My eyes bugged out. I mean, no wonder she was exhausted. And no wonder she was torn—theoretically, she liked the idea of being on the apps, because it’s one more avenue through which she could meet the right person. But eating the enormous shit sandwich that comes with that was unappetizing, to say the least.
As I’m wont to do, I got blunt with her: “Lauren, if you’re talking to that many men at once, and going out on that many dates, you’re not being nearly discerning enough. We can cut out 80% of what you’ve been doing, and you will get better results, I promise.”
Lauren’s biggest hurdle was that she, like so many of us, genuinely believed that dating is a matter of quantity. She said, “I guess I’ve always thought that I had to talk to 48 crappy dudes in order to find the 2 that are actually intriguing.”

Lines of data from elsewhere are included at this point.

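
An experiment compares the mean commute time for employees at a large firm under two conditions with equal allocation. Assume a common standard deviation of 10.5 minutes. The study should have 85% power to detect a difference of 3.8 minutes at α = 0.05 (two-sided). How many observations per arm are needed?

For two equal groups, n per group = 2·((z_{α/2} + z_β)·σ/δ)².
z_{α/2} = 1.960; z_β = 1.036 (power 85%).
n = 2 × (2.996 × 10.5 / 3.8)² = 2 × 68.53 = 137.06
Round up: n = 138 per group.

138 per group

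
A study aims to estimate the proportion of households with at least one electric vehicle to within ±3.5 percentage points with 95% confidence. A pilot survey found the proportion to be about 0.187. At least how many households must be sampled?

For a proportion with margin E = 0.035 at 95% confidence, z = 1.960.
n = p̂(1−p̂)(z/E)² = 0.187 × 0.813 × (1.960/0.035)² = 476.77
Round up: n = 477.

477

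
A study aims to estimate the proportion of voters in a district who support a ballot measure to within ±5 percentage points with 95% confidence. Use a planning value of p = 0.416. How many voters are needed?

374

For a proportion with margin E = 0.05 at 95% confidence, z = 1.960.
n = p̂(1−p̂)(z/E)² = 0.416 × 0.584 × (1.960/0.05)² = 373.32
Round up: n = 374.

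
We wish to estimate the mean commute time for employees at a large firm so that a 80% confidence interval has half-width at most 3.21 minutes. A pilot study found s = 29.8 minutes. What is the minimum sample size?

142

For a mean, the margin of error is E = z·σ/√n, so n = (zσ/E)².
At 80% confidence, z = 1.282.
n = (1.282 × 29.8 / 3.21)² = 141.64
Round up: n = 142.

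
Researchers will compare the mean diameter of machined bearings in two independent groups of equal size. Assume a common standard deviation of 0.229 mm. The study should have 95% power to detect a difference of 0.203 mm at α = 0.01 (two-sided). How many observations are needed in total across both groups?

92 total

For two equal groups, n per group = 2·((z_{α/2} + z_β)·σ/δ)².
z_{α/2} = 2.576; z_β = 1.645 (power 95%).
n = 2 × (4.221 × 0.229 / 0.203)² = 2 × 22.67 = 45.34
Round up: n = 46 per group.
Total across both groups: 2 × 46 = 92.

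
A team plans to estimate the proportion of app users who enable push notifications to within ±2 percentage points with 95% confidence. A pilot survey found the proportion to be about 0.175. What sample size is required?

For a proportion with margin E = 0.02 at 95% confidence, z = 1.960.
n = p̂(1−p̂)(z/E)² = 0.175 × 0.825 × (1.960/0.02)² = 1386.58
Round up: n = 1387.

1387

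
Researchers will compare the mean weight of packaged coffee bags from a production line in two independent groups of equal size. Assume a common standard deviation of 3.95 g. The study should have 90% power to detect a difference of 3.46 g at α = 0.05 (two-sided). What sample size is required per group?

28 per group

For two equal groups, n per group = 2·((z_{α/2} + z_β)·σ/δ)².
z_{α/2} = 1.960; z_β = 1.282 (power 90%).
n = 2 × (3.242 × 3.95 / 3.46)² = 2 × 13.70 = 27.40
Round up: n = 28 per group.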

But why do we think that? What do the 48 losers have to do with the 2 guys who have potential? How are they relevant to each other at all? Dating, and dating apps, aren’t a single file line. First, Dave steps up. And you can’t get to Tom, who’s behind Dave, until you’ve decided how you feel about Dave. And you can’t get to Alex, who’s behind Tom, until you’ve decided how you feel about Dave and Tom. What?! No. That’s not how it works!!
Giving the time of day to guys you aren’t interested in is not a toll you’re required to pay in order to find and attract men that you are interested in. There is ZERO correlation between the two.
But if you’ve been living as if there is a correlation then, like Lauren, you’re going to lower your standards and waste a LOT of time on men you already know you have no interest in, thinking you’re somehow putting in the work—as if you’re paying a twisted toll to get to the right person.
So, as I obviously asked Lauren, “What if you stopped paying that toll?”
Lauren was wary but excited to try something new, especially if it could get her 80% of her time and energy back.
So, the next thing I did was introduce her to the 9-or-10 rule, which is something I first learned about in Greg McKeown’s book Essentialism. I use it all the time with my clients, around everything—often job searching—but it comes in incredibly handy with dating apps, too.
It’s easy. We’ve got a scale from 0-10. A 9 or 10 out of 10 is a “hell, yes!” You’ve all experienced this a million times, in small ways. It’s perusing a menu when you’re out to eat and seeing something that looks so good you instantly close the menu, because that’s exactly what you want. It’s seeing a job pop up on your search that looks almost too good to be true, and you’re scrambling to apply, because you absolutely can’t let it pass you by. We don’t have to think about 9’s or 10’s. We just feel and know. It was how my teenage self felt about Luke, back in high school.
9’s and 10’s are simple, because they’re clear. We know it when we see it. 6’s, and everything below, are also pretty clear, in the opposite way. We know we aren’t interested—that it’s not at all appetizing or exciting—so we can easily dismiss those things. A 6 or below is the very hot guy I recently saw on Hinge who had chosen the prompt, “Which is more important to you?” and then answered it with, “I binge watch TV shows.” I … I mean … what? Sir, not only did your answer not include a choice between “this” or “that,” which the structure of the question demanded you do, but “I binge watch TV shows” wouldn’t have even made sense as one of the choices. I don’t care how hot you are, if you’re that dumb, I don’t need to think about what to do with you.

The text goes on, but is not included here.